I was trying to think of counter-examples, but kept getting $R_{(0)}$ = the zero ring, which is not a domain.
Any guidance would be much appreciated. Thanks.
Best Answer
Zev's and Georges' answers are complete. I would like to give you a deeper sight. This is a guide line through easy claims that you should be able to prove on your own. Let $A$, $B$ be two rings.
Every ideal of $A \times B$ is of the form $I \times J$, for unique ideals $I \subseteq A$ and $J \subseteq B$. If this is the case, $(A \times B) / (I \times J) \simeq (A / I) \times (B / J)$.
$A \times B$ is a domain iff ($A$ is a domain and $B = 0$) or ($B$ is a domain and $A = 0$).
Every prime ideal of $A \times B$ is of the form $\mathfrak{p} \times B$, for some prime ideal $\mathfrak{p}$ of $A$, or $A \times \mathfrak{q}$, for some prime ideal $\mathfrak{q}$ of $B$.
The localization $(A \times B)_{\mathfrak{p} \times B}$ is isomorphic to $A_\mathfrak{p}$, for every prime ideal $\mathfrak{p}$ of $A$.
This proves that if a ring $R$ is the product of a finite number ($\geq 2$) of integral domains, then $R$ is not a domain but every its localization at primes is a domain.

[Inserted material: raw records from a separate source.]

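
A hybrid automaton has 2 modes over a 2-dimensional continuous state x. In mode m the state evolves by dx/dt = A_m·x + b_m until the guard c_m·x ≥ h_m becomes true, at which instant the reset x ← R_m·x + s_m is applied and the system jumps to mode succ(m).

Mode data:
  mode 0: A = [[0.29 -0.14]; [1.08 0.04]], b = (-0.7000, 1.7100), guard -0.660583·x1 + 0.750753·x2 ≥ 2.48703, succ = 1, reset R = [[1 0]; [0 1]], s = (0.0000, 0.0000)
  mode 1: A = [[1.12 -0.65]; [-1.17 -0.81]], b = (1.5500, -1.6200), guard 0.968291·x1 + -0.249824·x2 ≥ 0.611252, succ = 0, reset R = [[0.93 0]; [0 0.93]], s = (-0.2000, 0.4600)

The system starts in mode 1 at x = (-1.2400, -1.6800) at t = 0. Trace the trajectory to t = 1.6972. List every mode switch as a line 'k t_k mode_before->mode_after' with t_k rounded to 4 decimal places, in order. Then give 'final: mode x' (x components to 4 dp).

Mode 1: guard c·x = 0.6113 hit at Δt = 0.8175 (t = 0.8175), x⁻ = (0.2510, -1.4741) → reset → x⁺ = (0.0334, -0.9109), jump to mode 0
Mode 0: flow for 0.8797 to horizon, guard not reached → x = (-0.6207, 0.3313)

1 0.8175 1->0
final: 0 -0.6207 0.3313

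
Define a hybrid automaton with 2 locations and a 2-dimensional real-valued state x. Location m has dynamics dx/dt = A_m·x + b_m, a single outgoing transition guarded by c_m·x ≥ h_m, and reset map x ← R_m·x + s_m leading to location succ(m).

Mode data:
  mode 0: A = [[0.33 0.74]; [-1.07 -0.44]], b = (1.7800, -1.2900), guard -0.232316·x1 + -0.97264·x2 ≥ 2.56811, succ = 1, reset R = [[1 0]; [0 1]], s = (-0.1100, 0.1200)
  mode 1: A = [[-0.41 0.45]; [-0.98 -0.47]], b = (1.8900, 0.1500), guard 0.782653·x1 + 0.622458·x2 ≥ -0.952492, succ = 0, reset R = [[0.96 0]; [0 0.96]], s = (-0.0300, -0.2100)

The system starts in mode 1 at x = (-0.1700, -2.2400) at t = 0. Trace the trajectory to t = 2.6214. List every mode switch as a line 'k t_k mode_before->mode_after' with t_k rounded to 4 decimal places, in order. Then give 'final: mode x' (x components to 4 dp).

Mode 1: guard c·x = -0.9525 hit at Δt = 0.4022 (t = 0.4022), x⁻ = (0.2230, -1.8106) → reset → x⁺ = (0.1841, -1.9481), jump to mode 0
Mode 0: guard c·x = 2.5681 hit at Δt = 1.2766 (t = 1.6788), x⁻ = (0.3733, -2.7295) → reset → x⁺ = (0.2633, -2.6095), jump to mode 1
Mode 1: guard c·x = -0.9525 hit at Δt = 0.4420 (t = 2.1208), x⁻ = (0.5486, -2.2200) → reset → x⁺ = (0.4967, -2.3412), jump to mode 0
Mode 0: flow for 0.5006 to horizon, guard not reached → x = (0.5371, -2.7120)

1 0.4022 1->0
2 1.6788 0->1
3 2.1208 1->0
final: 0 0.5371 -2.7120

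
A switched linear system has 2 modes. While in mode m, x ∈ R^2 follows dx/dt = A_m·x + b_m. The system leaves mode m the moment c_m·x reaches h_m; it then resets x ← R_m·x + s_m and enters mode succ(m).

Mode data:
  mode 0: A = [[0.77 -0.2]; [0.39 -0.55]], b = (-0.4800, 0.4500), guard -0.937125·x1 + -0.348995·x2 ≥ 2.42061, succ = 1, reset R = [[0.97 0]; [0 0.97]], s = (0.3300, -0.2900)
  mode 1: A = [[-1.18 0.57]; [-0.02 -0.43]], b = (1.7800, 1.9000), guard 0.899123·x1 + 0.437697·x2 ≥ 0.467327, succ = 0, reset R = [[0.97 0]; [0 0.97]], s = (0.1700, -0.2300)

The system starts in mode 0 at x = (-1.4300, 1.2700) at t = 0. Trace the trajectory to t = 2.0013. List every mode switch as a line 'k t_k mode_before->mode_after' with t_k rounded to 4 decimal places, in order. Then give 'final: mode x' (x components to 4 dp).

Mode 0: guard c·x = 2.4206 hit at Δt = 0.6188 (t = 0.6188), x⁻ = (-2.8454, 0.7045) → reset → x⁺ = (-2.4300, 0.3933), jump to mode 1
Mode 1: guard c·x = 0.4673 hit at Δt = 0.6235 (t = 1.2423), x⁻ = (-0.1385, 1.3522) → reset → x⁺ = (0.0356, 1.0817), jump to mode 0
Mode 0: flow for 0.7590 to horizon, guard not reached → x = (-0.6413, 0.9202)

1 0.6188 0->1
2 1.2423 1->0
final: 0 -0.6413 0.9202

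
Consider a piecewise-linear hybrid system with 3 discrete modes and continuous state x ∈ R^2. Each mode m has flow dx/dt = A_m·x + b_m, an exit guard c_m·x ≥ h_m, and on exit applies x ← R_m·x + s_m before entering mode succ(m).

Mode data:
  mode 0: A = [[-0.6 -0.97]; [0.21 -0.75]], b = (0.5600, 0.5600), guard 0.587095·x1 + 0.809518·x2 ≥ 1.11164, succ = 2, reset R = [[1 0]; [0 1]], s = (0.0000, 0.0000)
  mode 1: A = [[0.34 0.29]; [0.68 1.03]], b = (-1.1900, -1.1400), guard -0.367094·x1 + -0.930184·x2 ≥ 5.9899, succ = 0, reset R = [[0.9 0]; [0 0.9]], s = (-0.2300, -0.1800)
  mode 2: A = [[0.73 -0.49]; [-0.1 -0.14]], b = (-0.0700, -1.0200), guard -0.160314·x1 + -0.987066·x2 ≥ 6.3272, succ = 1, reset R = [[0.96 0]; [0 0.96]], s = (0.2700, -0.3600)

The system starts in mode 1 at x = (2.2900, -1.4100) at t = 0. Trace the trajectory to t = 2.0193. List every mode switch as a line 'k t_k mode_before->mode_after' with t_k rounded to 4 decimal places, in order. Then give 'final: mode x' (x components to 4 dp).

1 1.4527 1->0
final: 0 2.1930 -3.5111

Mode 1: guard c·x = 5.9899 hit at Δt = 1.4527 (t = 1.4527), x⁻ = (-0.0851, -6.4059) → reset → x⁺ = (-0.3066, -5.9453), jump to mode 0
Mode 0: flow for 0.5666 to horizon, guard not reached → x = (2.1930, -3.5111)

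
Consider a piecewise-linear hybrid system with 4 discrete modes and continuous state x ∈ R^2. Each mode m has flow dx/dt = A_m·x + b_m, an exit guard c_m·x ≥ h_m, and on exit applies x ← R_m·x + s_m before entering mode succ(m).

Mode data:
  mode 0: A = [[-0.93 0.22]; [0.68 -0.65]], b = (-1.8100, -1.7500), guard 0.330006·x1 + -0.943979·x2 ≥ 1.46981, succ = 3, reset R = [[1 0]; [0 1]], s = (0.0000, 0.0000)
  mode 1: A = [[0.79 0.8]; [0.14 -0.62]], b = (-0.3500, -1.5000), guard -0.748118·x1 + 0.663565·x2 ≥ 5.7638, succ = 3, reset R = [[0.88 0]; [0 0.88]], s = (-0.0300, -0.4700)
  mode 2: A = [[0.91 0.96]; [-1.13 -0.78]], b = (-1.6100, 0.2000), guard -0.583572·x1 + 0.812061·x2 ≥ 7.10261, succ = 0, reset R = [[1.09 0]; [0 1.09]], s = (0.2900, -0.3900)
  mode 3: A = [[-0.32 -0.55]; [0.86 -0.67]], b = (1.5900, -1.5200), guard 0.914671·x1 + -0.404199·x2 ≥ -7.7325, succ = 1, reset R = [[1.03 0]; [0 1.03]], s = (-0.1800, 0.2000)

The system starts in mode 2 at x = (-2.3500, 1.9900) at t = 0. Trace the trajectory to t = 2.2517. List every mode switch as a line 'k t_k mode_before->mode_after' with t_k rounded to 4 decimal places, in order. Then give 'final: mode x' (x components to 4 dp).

1 1.5471 2->0
final: 0 -3.5041 0.5541

Mode 2: guard c·x = 7.1026 hit at Δt = 1.5471 (t = 1.5471), x⁻ = (-5.2663, 4.9618) → reset → x⁺ = (-5.4503, 5.0184), jump to mode 0
Mode 0: flow for 0.7046 to horizon, guard not reached → x = (-3.5041, 0.5541)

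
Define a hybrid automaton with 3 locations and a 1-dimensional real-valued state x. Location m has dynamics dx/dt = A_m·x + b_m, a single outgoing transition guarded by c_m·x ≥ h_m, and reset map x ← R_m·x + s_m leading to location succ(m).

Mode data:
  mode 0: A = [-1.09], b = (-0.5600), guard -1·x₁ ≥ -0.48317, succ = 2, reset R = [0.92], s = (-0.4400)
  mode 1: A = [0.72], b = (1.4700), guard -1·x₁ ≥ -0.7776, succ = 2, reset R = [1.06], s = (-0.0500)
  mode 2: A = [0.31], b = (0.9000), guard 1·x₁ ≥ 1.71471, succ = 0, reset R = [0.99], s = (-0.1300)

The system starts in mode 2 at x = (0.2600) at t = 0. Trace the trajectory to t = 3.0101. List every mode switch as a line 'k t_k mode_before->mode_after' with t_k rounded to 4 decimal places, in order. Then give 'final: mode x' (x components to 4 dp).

Mode 2: guard c·x = 1.7147 hit at Δt = 1.2205 (t = 1.2205), x⁻ = (1.7147) → reset → x⁺ = (1.5676), jump to mode 0
Mode 0: guard c·x = -0.4832 hit at Δt = 0.6753 (t = 1.8958), x⁻ = (0.4832) → reset → x⁺ = (0.0045), jump to mode 2
Mode 2: flow for 1.1143 to horizon, guard not reached → x = (1.2043)

1 1.2205 2->0
2 1.8958 0->2
final: 2 1.2043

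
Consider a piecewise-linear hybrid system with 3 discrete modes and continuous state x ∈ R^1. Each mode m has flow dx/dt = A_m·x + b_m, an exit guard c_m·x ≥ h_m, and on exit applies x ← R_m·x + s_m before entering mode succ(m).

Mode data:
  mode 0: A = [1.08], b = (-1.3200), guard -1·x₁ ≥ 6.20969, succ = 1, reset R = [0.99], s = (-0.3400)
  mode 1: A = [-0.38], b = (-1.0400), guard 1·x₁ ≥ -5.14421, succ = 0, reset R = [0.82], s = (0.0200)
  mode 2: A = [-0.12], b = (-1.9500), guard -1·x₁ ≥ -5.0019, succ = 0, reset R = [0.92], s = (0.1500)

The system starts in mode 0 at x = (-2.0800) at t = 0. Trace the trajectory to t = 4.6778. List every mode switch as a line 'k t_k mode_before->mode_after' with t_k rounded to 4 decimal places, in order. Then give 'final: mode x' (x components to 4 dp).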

This has also a geometric interpretation, if you know Zariski topology on the prime spectrum of a ring. From (3) you have a homeomorphism $\mathrm{Spec} (A \times B) \simeq \mathrm{Spec} A \coprod \mathrm{Spec} B$, then $\mathrm{Spec} (A \times B)$ is disconnected and is locally the spectrum of a domain, if $A$ and $B$ are domains.